The people at Nueva Vida appear to be in good physical condition. They seem to be free to come and go, and to get along with the military detachment there. Some of the soldiers are Ixíl Indians themselves, reflecting a change in the old policy of posting native soldiers to other Indian groups.

About 5,000 people remain under guerrilla authority in Salquil. However, Nueva Vida residents said they did not wish to return there until everyone has surrendered to the government. The army says the 5,000 are being held hostage, but refugees described them as guerrilla supporters. In any case, when troops approach, they flee. So while the army soon hopes to begin reconstruction - in the form of new, concentrated settlements to which roads will be built - relief workers are planning for a longer stay.

In the town of Nebáj, most people say they feel much safer than six months before. The road is open again, and main guerrilla forces are only a memory. The sound of gunfire still reaches the town at night, however.
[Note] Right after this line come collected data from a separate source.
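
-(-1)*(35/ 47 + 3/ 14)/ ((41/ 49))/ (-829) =-4417/3194966 = 0.00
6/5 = 1.20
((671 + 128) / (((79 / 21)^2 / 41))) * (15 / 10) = 43340157/12482 = 3472.21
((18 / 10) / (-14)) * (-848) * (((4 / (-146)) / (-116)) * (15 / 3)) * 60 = 114480/14819 = 7.73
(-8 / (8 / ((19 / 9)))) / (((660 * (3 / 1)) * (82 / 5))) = -19/292248 = 0.00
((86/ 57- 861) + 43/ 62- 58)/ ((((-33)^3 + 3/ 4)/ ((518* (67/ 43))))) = 868310084/42169455 = 20.59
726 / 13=55.85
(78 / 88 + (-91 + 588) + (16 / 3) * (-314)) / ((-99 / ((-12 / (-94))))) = 3305/2178 = 1.52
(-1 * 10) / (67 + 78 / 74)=-185/1259 = -0.15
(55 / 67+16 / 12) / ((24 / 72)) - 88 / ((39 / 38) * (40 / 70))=-375197/2613 = -143.59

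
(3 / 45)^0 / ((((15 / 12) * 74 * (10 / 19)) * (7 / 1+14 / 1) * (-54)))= -19/1048950 = 0.00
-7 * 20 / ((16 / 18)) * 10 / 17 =-92.65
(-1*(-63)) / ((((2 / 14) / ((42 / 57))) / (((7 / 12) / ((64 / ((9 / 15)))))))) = 21609/12160 = 1.78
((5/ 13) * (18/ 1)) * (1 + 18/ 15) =198/13 = 15.23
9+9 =18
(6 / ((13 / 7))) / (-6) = -7/13 = -0.54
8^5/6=16384/3 = 5461.33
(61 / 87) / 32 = 61/2784 = 0.02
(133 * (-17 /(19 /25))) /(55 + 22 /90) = -133875/2486 = -53.85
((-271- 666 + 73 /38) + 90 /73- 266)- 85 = -3564163/2774 = -1284.85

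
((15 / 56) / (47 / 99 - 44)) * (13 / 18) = -2145/482608 = 0.00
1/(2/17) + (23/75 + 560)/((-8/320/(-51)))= 11430341/10 = 1143034.10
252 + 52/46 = 5822/23 = 253.13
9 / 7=1.29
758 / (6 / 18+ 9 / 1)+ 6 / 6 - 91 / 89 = 101165/1246 = 81.19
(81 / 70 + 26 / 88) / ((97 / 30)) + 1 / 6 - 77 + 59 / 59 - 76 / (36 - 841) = -194006789/2576805 = -75.29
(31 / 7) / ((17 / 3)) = 93/119 = 0.78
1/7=0.14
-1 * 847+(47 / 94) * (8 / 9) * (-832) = -10951/9 = -1216.78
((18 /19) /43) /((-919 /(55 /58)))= -495/21773867 = 0.00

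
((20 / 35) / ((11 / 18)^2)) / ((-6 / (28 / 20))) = -216/605 = -0.36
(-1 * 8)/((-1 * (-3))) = -8/3 = -2.67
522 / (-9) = -58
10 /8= 5/4 = 1.25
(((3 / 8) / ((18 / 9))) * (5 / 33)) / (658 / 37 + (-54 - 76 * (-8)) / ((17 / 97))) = 3145/351910592 = 0.00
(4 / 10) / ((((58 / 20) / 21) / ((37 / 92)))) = 777/667 = 1.16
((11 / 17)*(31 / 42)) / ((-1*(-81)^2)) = -341/4684554 = 0.00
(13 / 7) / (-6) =-13/42 = -0.31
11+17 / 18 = 215/18 = 11.94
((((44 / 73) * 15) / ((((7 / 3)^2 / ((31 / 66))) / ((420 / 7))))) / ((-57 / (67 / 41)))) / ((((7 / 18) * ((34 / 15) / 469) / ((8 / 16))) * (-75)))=225437580/47370211 = 4.76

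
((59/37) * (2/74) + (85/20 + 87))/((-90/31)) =-31.45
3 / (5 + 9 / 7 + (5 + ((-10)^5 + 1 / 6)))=-126/4199519 = 0.00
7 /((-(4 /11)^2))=-847/16 = -52.94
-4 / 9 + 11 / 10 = 59/90 = 0.66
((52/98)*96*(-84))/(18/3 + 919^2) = -29952/5911969 = -0.01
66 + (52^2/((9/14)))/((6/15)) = 95234/9 = 10581.56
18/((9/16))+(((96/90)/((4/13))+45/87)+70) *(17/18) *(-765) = -9295319/174 = -53421.37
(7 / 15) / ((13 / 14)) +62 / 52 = 661/390 = 1.69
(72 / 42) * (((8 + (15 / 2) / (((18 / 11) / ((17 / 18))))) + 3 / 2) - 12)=395/126 = 3.13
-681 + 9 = -672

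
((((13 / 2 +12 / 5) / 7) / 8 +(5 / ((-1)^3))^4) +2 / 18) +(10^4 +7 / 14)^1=53553881/5040 = 10625.77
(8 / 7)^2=64/49 = 1.31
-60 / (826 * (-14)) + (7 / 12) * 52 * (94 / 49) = 504731/8673 = 58.20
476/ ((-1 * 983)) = -476/983 = -0.48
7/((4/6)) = 21/2 = 10.50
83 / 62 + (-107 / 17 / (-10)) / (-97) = 1.33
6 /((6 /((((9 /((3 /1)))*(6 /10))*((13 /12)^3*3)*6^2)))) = 19773/80 = 247.16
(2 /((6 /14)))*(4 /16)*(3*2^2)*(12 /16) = 21/2 = 10.50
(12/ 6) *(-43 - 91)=-268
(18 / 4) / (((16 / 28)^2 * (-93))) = -147/992 = -0.15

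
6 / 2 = 3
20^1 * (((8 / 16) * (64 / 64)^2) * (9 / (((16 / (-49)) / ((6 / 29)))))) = -6615/116 = -57.03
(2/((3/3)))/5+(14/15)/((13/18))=22/13 = 1.69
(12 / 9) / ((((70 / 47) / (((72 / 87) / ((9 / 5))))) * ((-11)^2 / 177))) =44368/73689 = 0.60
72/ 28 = 18/7 = 2.57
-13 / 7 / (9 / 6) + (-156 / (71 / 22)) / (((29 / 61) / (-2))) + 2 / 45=131117576/648585 = 202.16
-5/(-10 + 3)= 5/7 = 0.71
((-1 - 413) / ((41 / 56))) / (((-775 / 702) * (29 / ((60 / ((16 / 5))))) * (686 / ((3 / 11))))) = 2615652/19867001 = 0.13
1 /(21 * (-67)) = -1/1407 = 0.00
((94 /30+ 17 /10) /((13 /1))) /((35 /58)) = 841/1365 = 0.62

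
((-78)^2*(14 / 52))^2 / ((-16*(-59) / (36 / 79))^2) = 54331641/86899684 = 0.63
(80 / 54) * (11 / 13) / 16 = 55/702 = 0.08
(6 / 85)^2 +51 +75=910386/7225 = 126.00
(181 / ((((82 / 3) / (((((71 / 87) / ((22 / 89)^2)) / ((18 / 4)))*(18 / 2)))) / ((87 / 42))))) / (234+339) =101792771/159188568 = 0.64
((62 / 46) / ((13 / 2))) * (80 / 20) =248/299 = 0.83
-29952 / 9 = -3328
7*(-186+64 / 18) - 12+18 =-11440/9 = -1271.11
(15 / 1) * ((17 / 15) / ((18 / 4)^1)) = 34/9 = 3.78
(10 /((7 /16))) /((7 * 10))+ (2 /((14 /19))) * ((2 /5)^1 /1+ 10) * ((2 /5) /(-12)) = -2258/3675 = -0.61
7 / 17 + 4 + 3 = 126/17 = 7.41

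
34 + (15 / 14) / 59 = 28099/826 = 34.02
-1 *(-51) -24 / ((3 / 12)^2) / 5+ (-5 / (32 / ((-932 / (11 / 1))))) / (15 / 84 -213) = -16952417/655490 = -25.86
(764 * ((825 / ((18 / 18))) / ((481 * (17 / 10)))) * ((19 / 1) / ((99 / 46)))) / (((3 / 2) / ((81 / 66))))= 500802000/89947 = 5567.75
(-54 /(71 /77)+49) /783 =-0.01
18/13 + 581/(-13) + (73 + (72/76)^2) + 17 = 223339/4693 = 47.59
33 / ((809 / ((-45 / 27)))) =-55/809 = -0.07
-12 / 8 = -3/2 = -1.50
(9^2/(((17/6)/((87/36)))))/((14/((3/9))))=1.64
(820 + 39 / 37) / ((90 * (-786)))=-30379/2617380 = -0.01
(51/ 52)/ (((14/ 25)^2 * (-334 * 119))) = -1875/23828896 = 0.00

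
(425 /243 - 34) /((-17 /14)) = 6454/243 = 26.56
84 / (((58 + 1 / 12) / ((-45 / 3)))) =-15120/697 = -21.69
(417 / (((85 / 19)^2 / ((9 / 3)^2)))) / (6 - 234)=-23769/28900 = -0.82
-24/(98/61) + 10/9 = -13.83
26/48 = 13/24 = 0.54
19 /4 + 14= 18.75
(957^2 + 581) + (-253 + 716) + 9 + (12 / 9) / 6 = 8252120/9 = 916902.22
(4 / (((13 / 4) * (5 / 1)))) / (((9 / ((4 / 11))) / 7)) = 448/6435 = 0.07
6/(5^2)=6/25 = 0.24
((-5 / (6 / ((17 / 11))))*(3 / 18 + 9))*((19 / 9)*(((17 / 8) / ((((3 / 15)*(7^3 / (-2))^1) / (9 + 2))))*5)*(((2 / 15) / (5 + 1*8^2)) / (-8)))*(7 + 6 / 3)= -7550125/40896576 = -0.18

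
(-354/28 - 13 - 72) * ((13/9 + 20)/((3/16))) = -2110648/189 = -11167.45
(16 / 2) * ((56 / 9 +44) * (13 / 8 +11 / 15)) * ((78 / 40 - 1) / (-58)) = -607601/39150 = -15.52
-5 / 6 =-0.83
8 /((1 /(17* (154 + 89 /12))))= 65858/3 = 21952.67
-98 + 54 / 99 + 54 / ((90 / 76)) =-51.85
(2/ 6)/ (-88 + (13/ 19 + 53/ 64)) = -1216/315507 = 0.00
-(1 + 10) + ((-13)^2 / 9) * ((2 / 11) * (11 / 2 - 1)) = 48/11 = 4.36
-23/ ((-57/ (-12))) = -92/19 = -4.84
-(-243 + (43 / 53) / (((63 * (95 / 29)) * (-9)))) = 243.00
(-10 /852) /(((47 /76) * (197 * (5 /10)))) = -380/1972167 = 0.00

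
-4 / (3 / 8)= -32/3 = -10.67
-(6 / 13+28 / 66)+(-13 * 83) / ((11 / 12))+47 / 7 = -3517301/3003 = -1171.26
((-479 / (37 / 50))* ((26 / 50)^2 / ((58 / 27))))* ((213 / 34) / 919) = -465549201/838173950 = -0.56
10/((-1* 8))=-5/4 = -1.25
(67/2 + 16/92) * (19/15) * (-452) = -6651406/345 = -19279.44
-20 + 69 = 49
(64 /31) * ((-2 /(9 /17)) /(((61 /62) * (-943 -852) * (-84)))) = -1088/20694555 = 0.00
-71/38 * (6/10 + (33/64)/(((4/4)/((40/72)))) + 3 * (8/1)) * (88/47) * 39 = -3395.37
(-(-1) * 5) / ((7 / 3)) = 15/7 = 2.14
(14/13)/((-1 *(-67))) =14/871 = 0.02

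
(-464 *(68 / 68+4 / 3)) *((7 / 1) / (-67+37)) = 11368/45 = 252.62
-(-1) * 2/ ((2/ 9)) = 9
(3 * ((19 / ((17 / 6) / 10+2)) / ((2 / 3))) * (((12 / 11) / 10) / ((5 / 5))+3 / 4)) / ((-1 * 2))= -96957/6028 = -16.08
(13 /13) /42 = 1/42 = 0.02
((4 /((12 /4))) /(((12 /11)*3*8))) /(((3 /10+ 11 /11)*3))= 55/4212 = 0.01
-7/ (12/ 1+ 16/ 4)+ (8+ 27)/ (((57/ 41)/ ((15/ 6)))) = 57001/912 = 62.50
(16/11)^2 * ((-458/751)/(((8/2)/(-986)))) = 28901632/90871 = 318.05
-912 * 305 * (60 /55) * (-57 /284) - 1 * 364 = 47281076/781 = 60539.15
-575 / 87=-6.61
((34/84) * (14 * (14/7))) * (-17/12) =-289/18 = -16.06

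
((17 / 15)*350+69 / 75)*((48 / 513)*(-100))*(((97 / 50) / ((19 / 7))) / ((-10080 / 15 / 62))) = 179331466/731025 = 245.32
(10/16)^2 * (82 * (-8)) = -1025/4 = -256.25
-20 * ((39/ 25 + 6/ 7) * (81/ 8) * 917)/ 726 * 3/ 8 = -4488453/19360 = -231.84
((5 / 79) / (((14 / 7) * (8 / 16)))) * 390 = 1950/79 = 24.68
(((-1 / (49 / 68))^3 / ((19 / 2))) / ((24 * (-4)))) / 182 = 9826/610245363 = 0.00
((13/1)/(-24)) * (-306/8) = 20.72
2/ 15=0.13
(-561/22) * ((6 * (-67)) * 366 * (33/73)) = 123811578/73 = 1696049.01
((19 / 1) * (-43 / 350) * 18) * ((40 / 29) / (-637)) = 58824/646555 = 0.09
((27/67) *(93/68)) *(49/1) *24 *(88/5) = 64964592/5695 = 11407.30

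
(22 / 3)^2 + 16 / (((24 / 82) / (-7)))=-2960/9 = -328.89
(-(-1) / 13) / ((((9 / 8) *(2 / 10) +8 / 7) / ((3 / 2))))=0.08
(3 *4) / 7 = 12/7 = 1.71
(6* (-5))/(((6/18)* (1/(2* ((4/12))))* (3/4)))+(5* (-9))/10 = -169/2 = -84.50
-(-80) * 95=7600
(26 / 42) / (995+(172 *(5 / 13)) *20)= 169/632835 = 0.00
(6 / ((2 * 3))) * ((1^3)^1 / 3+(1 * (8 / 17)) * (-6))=-2.49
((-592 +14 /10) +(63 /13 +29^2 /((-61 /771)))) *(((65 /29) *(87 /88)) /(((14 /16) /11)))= -19058241/61 = -312430.18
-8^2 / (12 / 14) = -224/3 = -74.67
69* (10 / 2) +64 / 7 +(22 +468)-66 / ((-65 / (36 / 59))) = 22677647/26845 = 844.76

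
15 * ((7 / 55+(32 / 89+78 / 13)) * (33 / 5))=642.20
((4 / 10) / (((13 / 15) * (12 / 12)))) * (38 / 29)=228/377 = 0.60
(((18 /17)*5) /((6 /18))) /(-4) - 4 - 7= -509/34 = -14.97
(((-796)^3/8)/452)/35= -15761198/3955 = -3985.13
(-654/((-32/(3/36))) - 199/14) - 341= -353.51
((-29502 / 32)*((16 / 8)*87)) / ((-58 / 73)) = 3230469/16 = 201904.31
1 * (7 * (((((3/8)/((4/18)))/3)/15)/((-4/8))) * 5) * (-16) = 42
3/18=1/6 = 0.17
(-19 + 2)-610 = -627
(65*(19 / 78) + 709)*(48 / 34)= 17396/17 = 1023.29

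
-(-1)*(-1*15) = -15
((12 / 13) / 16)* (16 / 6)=2/13 = 0.15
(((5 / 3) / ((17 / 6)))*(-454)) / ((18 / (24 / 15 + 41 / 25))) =-4086/85 = -48.07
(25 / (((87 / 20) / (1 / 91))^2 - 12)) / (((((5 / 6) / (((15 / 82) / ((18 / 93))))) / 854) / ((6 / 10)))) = 0.09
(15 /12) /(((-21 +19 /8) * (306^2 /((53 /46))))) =-265/320890572 = 0.00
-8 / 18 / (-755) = 4/6795 = 0.00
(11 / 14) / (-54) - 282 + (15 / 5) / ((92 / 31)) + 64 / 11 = -13158545/47817 = -275.19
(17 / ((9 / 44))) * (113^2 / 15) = 9551212/135 = 70749.72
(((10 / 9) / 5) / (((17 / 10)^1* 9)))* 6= 40/459 = 0.09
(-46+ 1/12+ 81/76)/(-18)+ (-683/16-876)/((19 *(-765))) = 1782517/697680 = 2.55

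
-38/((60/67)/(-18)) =3819/5 = 763.80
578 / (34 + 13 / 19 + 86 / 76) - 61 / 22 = 400187/29942 = 13.37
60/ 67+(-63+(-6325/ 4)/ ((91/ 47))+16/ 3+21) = -62369435/73164 = -852.46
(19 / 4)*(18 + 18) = 171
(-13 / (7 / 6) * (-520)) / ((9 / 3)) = 13520/7 = 1931.43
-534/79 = -6.76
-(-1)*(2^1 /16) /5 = 1/40 = 0.02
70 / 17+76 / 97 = 8082/1649 = 4.90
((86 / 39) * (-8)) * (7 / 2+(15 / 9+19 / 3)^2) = -15480/13 = -1190.77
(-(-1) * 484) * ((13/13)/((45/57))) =9196/15 = 613.07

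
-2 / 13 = -0.15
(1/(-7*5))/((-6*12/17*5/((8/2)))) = 17/3150 = 0.01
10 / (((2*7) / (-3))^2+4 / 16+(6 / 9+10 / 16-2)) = 0.47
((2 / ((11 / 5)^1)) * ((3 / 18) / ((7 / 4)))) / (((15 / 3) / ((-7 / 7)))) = -4/231 = -0.02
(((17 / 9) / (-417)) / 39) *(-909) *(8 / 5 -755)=-6467939/81315 = -79.54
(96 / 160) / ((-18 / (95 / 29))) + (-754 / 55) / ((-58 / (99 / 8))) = 2.82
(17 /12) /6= 17/72 = 0.24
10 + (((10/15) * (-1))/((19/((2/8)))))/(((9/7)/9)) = 1133/114 = 9.94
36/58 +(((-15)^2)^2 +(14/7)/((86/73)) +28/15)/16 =59199566/18705 = 3164.91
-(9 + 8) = -17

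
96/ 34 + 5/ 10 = 3.32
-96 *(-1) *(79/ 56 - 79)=-52140/7 = -7448.57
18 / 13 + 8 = 122/13 = 9.38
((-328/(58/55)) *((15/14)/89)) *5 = -338250/18067 = -18.72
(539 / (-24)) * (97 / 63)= -7469/216 = -34.58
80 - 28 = 52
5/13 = 0.38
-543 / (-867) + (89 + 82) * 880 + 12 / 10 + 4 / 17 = 217446579/1445 = 150482.06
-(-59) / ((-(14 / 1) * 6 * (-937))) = 59/78708 = 0.00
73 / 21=3.48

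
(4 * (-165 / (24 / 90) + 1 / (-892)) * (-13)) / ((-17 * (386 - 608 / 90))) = -161438355/32348603 = -4.99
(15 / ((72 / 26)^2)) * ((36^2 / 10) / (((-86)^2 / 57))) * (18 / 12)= 86697/29584 = 2.93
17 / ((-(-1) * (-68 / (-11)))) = 11/4 = 2.75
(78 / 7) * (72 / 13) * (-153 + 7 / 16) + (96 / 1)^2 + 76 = -863/7 = -123.29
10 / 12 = 5/6 = 0.83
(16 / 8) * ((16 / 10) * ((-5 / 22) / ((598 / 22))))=-8/299 = -0.03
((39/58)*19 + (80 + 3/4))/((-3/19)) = -206131/348 = -592.33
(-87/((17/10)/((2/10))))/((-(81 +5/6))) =1044/8347 = 0.13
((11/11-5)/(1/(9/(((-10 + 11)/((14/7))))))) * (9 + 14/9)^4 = -651605000/729 = -893834.02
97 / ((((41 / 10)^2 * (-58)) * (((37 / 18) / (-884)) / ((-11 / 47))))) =-848905200/84774511 = -10.01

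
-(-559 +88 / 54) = 15049/27 = 557.37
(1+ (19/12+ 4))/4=79/48 = 1.65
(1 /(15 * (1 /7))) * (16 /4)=28/15 = 1.87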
On November 20 a member of the civil patrol was killed in a guerrilla ambush, an hour away on foot.

At the man's funeral in the plaza the next day, the authorities spent an hour exhorting an absent populace to pay their respects. According to a missionary, members of rival religions did not wish to attend a traditional Ixíl funeral. According to a townsman, the people were being summoned to more patriotic events than they wished to attend.

At the heavily guarded internment above town, the local army commander exhorted the Indian crowd to be prepared to make the supreme sacrifice against the enemy of them all, foreign-instigated, terroristic Communism. An Ixíl civil patrol leader berated the guerrilla spies he knew to be among the mourners; they would receive their just reward.

"Nothing has changed, we are in between," moaned a civil patrol member in private. Members derelict in their duty had been thrown into the town fountain, he said, and men who did not join the patrols were considered communist sympathizers. While some fled to the coast, others - dominated by personal enemies as subversives - were arrested by the army. Of these, some were released after days of ill treatment, and others were never again seen alive. Both sides in this conflict seem to include many reluctant warriors.